Todd Howard says Starfield will let you get into "more complex relationships"
One of many tidbits from a 3 hour interview
Romance has never been Bethesda's strong suit, from Skyrim's barebones marriage system to Fallout 4's bonus-XP-granting fade-to-black cutscenes. Starfield will be a little more nuanced than that, suggests executive producer Todd Howard, offering more complex romance options than Fallout's.
That's just one detail from a nearly 3 hour-long interview Howard gave on the Lex Fridman podcast, where he also talks scrapping space strandings, and (gasp) why he prefers to play on consoles to PC.
The bit about videogame relationships starts around 52:06. It is sweet to hear Howard talk about how invested he's gotten in chatting up characters from other people's games, bless him:
"I find those moments pretty impactful, emotionally. It's one of the things we've pushed with Starfield. We have a number of companions, but four of them... we go, I won't say super complex, but more complex than we have. There isn't just some state of 'they like you or they don't like you': they can be in love with you but dislike something you did, and be pissed at you but then come back to loving you. "
"Instead of just drifting out of a relation status", he says, you'll have to deal with a "temporary 'I don't like what you did' state". He doesn't mention if that will come with some kind of debuff, but I wouldn't put it past him.
On a less romantic front, Howard mentions they've binned spaceship fuel requirements because it turned out to be a "fun killer". It used to be that running out of fuel meant you had to turn a distress beacon on and await the whim of whoever came calling, which sounds tense and interesting but in practice just lead to players avoiding that in favour of tedious mining expeditions on nearby planets.

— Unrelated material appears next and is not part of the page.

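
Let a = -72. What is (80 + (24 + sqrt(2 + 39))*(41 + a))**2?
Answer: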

He also alludes to a lack of area level-scaling, with different systems instead labelled on the map as suitable for certain levels. There's loads more I haven't mentioned, obviously, because that video is three goddamn hours long. Here's a Reddit post with the highlights.
He prefers playing on consoles, he says, because the PC is where he works all day. Relatable, if cowardly.
Starfield is due to come out at some point next year, releasing on both Steam and Game Pass.